FYI, I purchased the Mac App CVS2OFX, but cannot get it to create a file that imports correctly, so if anyone wanted to know if this app is worth its rather high cost, it is not.

Thanks

I did try this app as well, just yesterday, when I was struggling with this. It does work for me.

Before you open the csv file in the app, make sure the first time that the mappings field is set to [auto]. That should try to map the fields, and it does a pretty good job. For me it set Date to Transaction Date, amount to Amount / USD, Name to Merchant, Memo to Description, and the rest to Do not use. There is a button on the bottom “Change amount sign” that will flip the signs of all the amounts so that deposits and payments show up in the right fields. You can save the mapping to a name of your choice to use for next month.

I plan to purchase this app as I can use it for PayPal transaction import as well. It is costly but in the long run will be worth it for me.

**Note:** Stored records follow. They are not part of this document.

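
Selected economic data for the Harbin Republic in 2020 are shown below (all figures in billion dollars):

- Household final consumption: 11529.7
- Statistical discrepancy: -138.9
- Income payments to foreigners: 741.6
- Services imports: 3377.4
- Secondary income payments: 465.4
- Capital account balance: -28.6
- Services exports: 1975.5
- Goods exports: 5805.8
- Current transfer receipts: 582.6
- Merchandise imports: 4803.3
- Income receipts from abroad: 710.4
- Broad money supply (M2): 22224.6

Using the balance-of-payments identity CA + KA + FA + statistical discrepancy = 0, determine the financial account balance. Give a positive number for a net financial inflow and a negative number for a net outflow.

480.9

Goods balance = 5805.8 - 4803.3 = 1002.5
Services balance = 1975.5 - 3377.4 = -1401.9
Trade balance (goods + services) = 1002.5 + (-1401.9) = -399.4
Net primary income = 710.4 - 741.6 = -31.2
Net secondary income = 582.6 - 465.4 = 117.2
Current account = -399.4 + (-31.2) + 117.2 = -313.4
Financial account = -(-313.4 + (-28.6) + (-138.9)) = 480.9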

I’m the guy who uses Moneydance. When importing the CSV file, I was presented with a dialog box to define the correspondence between the CSV field and Moneydance fields (with an Ignore option for fields not to be used). I chose the following correspondence:
Transaction Date -> Date
Clearing Date -> Ignore
Description -> Memo (this is where transaction details normally appear)
Merchant -> Description
Category -> Category
Type -> Ignore
Amount -> Debit Amount (this gets the signs right)

I then imported the file. I needed to correct the one entry that had a comma in the CSV file description and also change the category for every entry to ones I use in Moneydance. Hopefully, for future statements, Moneydance will recognize previously used merchants and change the category appropriately (it does that for QFX import) and manual entry).

In response to another comment, there is a Download PayPal Transactions extension available that works with the PayPal API (or you can load PayPal statements from CSV or QIF formats).